David Cameron should push for Britain to leave the EU unless other leaders agree to a "special deal" for the UK, a business lobby group says.

Business for Britain's demands include giving member states control over migration levels and employment laws, a "veto" for national parliaments and protection for the City of London.

The group campaigns for "fundamental changes" in the UK's EU membership.

Mr Cameron has promised to renegotiate ahead of an in/out referendum by 2017.

He has said he rules nothing out if his demands, which include curbs on EU migrants' welfare entitlement, are refused, and has been lobbying his European counterparts in recent weeks ahead of a summit this week.

Business for Britain said the EU debate would "utterly dominate" politics over the next year but said there was a "remarkable lack of clarity" on key issues including the renegotiation process.

'Unwanted philosophy'

In a 1,000-page report, external, called 'Change, or go', serialised in the Daily Telegraph, external, it said there was "widespread recognition" of the need for a "special deal" for the UK, and that it should vote to leave if the EU is "intransigent" to this.

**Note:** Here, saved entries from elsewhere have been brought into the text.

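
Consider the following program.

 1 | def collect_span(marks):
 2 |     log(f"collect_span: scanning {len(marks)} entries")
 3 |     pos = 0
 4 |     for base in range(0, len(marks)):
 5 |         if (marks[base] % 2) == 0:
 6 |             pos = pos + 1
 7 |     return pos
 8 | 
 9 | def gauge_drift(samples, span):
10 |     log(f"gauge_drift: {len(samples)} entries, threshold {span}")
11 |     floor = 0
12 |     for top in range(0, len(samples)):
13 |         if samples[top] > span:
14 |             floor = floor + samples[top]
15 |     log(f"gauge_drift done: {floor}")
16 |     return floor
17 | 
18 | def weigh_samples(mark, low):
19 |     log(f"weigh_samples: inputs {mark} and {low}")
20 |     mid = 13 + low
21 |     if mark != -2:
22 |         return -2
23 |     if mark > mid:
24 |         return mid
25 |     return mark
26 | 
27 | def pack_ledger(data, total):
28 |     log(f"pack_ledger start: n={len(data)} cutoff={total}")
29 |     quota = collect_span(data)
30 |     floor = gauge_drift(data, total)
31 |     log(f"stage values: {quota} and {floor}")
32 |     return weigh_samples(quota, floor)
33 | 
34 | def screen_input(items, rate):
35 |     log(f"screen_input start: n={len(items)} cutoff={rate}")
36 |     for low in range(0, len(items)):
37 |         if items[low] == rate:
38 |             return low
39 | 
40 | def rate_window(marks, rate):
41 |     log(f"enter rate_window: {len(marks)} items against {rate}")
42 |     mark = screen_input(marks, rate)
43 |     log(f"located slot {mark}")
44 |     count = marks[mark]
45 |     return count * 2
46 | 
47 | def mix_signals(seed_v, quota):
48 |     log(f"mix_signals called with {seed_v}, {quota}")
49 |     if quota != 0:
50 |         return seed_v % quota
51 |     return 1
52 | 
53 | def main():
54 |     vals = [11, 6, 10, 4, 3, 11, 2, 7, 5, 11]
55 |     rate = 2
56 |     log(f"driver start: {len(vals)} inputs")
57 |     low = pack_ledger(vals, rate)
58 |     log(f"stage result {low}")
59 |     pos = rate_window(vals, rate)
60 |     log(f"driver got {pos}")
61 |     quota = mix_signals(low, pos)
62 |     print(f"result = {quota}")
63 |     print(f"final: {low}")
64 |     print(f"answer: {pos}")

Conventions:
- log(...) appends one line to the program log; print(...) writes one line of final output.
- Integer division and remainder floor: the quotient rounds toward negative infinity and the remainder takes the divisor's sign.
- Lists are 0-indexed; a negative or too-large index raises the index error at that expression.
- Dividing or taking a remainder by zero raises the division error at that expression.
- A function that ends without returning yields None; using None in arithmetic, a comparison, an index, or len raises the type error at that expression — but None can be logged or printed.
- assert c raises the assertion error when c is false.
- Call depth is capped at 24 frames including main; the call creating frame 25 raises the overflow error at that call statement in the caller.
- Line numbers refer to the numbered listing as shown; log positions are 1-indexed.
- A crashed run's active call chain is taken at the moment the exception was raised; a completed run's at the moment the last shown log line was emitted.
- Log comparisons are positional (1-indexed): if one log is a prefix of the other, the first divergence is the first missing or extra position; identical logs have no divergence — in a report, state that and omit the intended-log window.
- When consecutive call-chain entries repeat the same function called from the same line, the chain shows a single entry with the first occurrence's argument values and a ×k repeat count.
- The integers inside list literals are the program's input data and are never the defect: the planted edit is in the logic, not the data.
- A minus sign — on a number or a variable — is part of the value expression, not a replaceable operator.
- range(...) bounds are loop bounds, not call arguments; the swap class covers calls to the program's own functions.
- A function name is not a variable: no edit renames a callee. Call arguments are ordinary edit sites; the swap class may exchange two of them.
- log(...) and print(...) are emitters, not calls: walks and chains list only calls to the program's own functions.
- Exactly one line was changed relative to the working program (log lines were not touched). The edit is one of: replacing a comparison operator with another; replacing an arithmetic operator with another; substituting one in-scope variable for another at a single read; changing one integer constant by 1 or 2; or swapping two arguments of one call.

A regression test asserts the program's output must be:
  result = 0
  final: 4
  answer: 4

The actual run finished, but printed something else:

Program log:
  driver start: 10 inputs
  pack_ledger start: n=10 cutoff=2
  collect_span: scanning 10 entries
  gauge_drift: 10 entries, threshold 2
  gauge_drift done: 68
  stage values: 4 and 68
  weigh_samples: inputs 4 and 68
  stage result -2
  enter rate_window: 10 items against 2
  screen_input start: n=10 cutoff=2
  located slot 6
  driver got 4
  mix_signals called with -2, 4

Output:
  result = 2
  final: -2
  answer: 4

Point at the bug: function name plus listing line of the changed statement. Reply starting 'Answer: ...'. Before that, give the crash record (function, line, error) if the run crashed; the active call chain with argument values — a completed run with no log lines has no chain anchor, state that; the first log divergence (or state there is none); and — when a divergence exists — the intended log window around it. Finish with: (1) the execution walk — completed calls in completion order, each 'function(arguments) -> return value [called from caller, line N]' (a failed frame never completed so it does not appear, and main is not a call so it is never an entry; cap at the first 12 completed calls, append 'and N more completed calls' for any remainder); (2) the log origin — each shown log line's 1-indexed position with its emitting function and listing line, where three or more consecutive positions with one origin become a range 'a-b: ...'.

Answer: the defect is in weigh_samples at line 21.
The tell: At log position 8 the runs split — shown 'stage result -2', but the working version logs 'stage result 4'.
Call chain: main -> mix_signals(-2, 4) (called at line 61).
First divergence: position 8 — the shown line 'stage result -2' should read 'stage result 4'.
Intended log window:
  6: stage values: 4 and 68
  7: weigh_samples: inputs 4 and 68
  8: stage result 4
  9: enter rate_window: 10 items against 2
Execution walk:
  collect_span([11, 6, 10, 4, 3, 11, 2, 7, 5, 11]) -> 4  [called from pack_ledger, line 29]
  gauge_drift([11, 6, 10, 4, 3, 11, 2, 7, 5, 11], 2) -> 68  [called from pack_ledger, line 30]
  weigh_samples(4, 68) -> -2  [called from pack_ledger, line 32]
  pack_ledger([11, 6, 10, 4, 3, 11, 2, 7, 5, 11], 2) -> -2  [called from main, line 57]
  screen_input([11, 6, 10, 4, 3, 11, 2, 7, 5, 11], 2) -> 6  [called from rate_window, line 42]
  rate_window([11, 6, 10, 4, 3, 11, 2, 7, 5, 11], 2) -> 4  [called from main, line 59]
  mix_signals(-2, 4) -> 2  [called from main, line 61]
Log origins:
  1: logged in main at line 56
  2: logged in pack_ledger at line 28
  3: logged in collect_span at line 2
  4: logged in gauge_drift at line 10
  5: logged in gauge_drift at line 15
  6: logged in pack_ledger at line 31
  7: logged in weigh_samples at line 19
  8: logged in main at line 58
  9: logged in rate_window at line 41
  10: logged in screen_input at line 35
  11: logged in rate_window at line 43
  12: logged in main at line 60
  13: logged in mix_signals at line 48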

The report's authors include former executive chairman of PA Consulting Group John Moynihan and the founder of online retail business JML John Mills.

Setting out the reforms they see as essential for a Yes vote to remain in, they say the EU must have exempted Britain from the commitment to an "ever-closer union" set out in the 1957 Treaty of Rome, external, describing this as an "unwanted philosophy".

In contrast to Foreign Secretary Philip Hammond who said a "red card" national veto system was not possible, the report says such a policy "must have been reintroduced" by the time of the referendum.

It also says the principle of free movement of people, which a number of EU leaders say cannot be altered, should be renamed the "free movement of workers".

EU laws regulating business have become "all-pervasive" and must be reduced, it says, and control over social and employment laws, which have had a "particularly burdensome" impact on the UK, should be returned to national parliaments.

'Tinkering'

The report also calls for protections for countries that are outside the eurozone, and a "permanent, lasting reduction in the EU Budget".

Warning that "tinkering around the edges" would not be good enough, Business for Britain says remaining in the EU on the current terms "represents the worst of all worlds".

Business for Britain says it speaks for the "large, but often silent, majority" of businesses in calling for fundamental EU reform.

The Confederation of British Industry has said business should "speak out early" in favour of staying in, which it says is clearly in the national interest.

The British Chambers of Commerce has called for a vote in 2016 to end uncertainty.

Business for Britain's report comes after some Conservative MPs criticised Downing Street's approach to the EU referendum campaign, with 27 rebelling against the government in a Commons vote over a pre-election "purdah" period.

Meanwhile, seven Eurosceptic MPs from three parties have formed a group to act as a precursor to the Out campaign, and on Sunday former Defence Secretary Liam Fox said the Conservative Party should not use any of its money to back the campaign to stay in the European Union.